#mnb54
Studiuję i pracuję w sklepie odzieżowym. Ledwo co dostałam pracę z tym wzrostem, a i tak czuję się niepotrzebna, bo klienci wolą zapytać kogoś innego, mnie mają za kogoś dziecinnego i niedoświadczonego. Od dzieciństwa słyszę przykre komentarze, nawet od znajomych, którzy być może myślą, że mam do tego dystans.
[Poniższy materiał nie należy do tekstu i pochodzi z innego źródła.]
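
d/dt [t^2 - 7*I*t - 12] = 2*t - 7*I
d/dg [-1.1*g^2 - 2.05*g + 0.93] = -2.2*g - 2.05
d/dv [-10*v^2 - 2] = -20*v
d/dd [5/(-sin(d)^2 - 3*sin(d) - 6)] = 5*(2*sin(d) + 3)*cos(d)/(sin(d)^2 + 3*sin(d) + 6)^2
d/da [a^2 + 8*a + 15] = 2*a + 8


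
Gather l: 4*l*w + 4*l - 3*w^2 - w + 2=l*(4*w + 4) - 3*w^2 - w + 2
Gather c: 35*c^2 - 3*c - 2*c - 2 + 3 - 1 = 35*c^2 - 5*c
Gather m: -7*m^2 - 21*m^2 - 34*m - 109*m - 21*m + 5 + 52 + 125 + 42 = -28*m^2 - 164*m + 224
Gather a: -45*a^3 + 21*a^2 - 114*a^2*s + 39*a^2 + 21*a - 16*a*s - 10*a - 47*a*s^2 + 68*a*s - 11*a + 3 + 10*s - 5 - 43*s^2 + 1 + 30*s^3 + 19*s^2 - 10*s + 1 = -45*a^3 + a^2*(60 - 114*s) + a*(-47*s^2 + 52*s) + 30*s^3 - 24*s^2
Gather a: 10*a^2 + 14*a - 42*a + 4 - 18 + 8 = 10*a^2 - 28*a - 6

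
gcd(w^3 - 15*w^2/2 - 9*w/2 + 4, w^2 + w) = w + 1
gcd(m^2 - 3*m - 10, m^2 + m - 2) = m + 2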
To poskutkowało tym, że panicznie boję się rozpocząć kurs prawa jazdy, bo boję się, że nie dosięgnę do gazu czy hamulca ani nie będę w stanie zobaczyć widoku w tylnej szybie przez zagłówki.
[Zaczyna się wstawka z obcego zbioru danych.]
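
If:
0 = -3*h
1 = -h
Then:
No Solution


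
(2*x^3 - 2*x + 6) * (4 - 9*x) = -18*x^4 + 8*x^3 + 18*x^2 - 62*x + 24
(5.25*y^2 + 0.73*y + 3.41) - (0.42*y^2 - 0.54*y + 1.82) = 4.83*y^2 + 1.27*y + 1.59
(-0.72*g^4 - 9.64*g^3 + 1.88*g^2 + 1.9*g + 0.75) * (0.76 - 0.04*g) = 0.0288*g^5 - 0.1616*g^4 - 7.4016*g^3 + 1.3528*g^2 + 1.414*g + 0.57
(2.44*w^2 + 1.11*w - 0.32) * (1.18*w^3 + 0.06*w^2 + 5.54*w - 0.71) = 2.8792*w^5 + 1.4562*w^4 + 13.2066*w^3 + 4.3978*w^2 - 2.5609*w + 0.2272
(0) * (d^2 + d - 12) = 0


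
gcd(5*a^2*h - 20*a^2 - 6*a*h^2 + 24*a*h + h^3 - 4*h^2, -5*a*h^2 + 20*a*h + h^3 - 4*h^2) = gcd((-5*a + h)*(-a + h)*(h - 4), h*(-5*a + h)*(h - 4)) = 5*a*h - 20*a - h^2 + 4*h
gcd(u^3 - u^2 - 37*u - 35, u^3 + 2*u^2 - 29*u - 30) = u + 1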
I piszę to, bo czuję żal, ale nie chcę o nim mówić na głos. Żal do rodziców. Nie dość, że nie zrobili z tym nic — nie zabrali mnie do lekarza, a ja byłam za młoda, aby mieć jakieś rozeznanie. Teraz jest już za późno. Oprócz tego oboje są nałogowymi palaczami i wypalają po paczce dziennie, odkąd pamiętam — w domu. Mam wrażenie, że to ten wszechobecny dym był jednym z czynników mojego wzrostu. Nigdy im o tym nie powiem.
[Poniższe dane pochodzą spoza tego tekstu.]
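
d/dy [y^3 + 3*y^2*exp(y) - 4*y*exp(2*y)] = 3*y^2*exp(y) + 3*y^2 - 8*y*exp(2*y) + 6*y*exp(y) - 4*exp(2*y)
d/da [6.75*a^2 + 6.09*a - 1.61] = 13.5*a + 6.09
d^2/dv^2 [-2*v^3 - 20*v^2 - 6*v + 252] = -12*v - 40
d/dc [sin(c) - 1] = cos(c)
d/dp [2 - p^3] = -3*p^2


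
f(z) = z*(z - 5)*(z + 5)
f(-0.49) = 12.13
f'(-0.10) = -24.97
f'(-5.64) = 70.43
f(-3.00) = 48.00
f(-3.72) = 41.52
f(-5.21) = -11.17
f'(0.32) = -24.69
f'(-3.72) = 16.52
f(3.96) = -36.90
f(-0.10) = 2.50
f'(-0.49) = -24.28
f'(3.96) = 22.04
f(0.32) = -7.97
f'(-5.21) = 56.43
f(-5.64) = -38.41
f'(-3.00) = 2.00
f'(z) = z*(z - 5) + z*(z + 5) + (z - 5)*(z + 5) = 3*z^2 - 25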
Nie masz w rodzinie niskich ludzi? W drugim czy trzecim pokoleniu? Inne czynniki mogą wpływać na wzrost, ale najczęściej głównym winowajcą są jednak geny
Sprawdź u lekarza czy przysadka działa prawidłowo. I spróbuj nie brać do siebie głupich komentarzy, chamscy ludzie zawsze coś znajdą. Jesteś w czołówce najwspanialszych kobiet na świecie, a przez niski wzrost jesteś po prostu jeszcze bardziej słodka :)
Pozdrawiam.
Ale ona nie chce być widziana jako słodka. Właśnie o tym pisze, że to jest problem.
Popieram pójście do lekarza.
Jsi taka jest, to może sobie chcieć lub nie. Jak nie chce, to niech przestanie. Niech zacznie grozić że posądzi ich o dyskryminację ze względu na wzrost. Wtedy wszyscy zaczną ją postrzegać jako zołzowatą i piźniętą.
Z fajkami to chyba bujda, ja nigdy nie paliłem i mam 170 cm, a wielu znacznie wyższych ode mnie pierwszego szluga wypaliło w wieku 12 lat, oczywiście i tak nie powinno się palić w domu z dzieckiem tylko na balkonie jak już
Tak, może jakieś minimalne znaczenie to może mieć, jednak głównie od genów to jest zależne.
Ma znaczenie, jeśli matka paliła nałogowo także w ciąży. A można tak zakładać, nałóg magicznie nie mija.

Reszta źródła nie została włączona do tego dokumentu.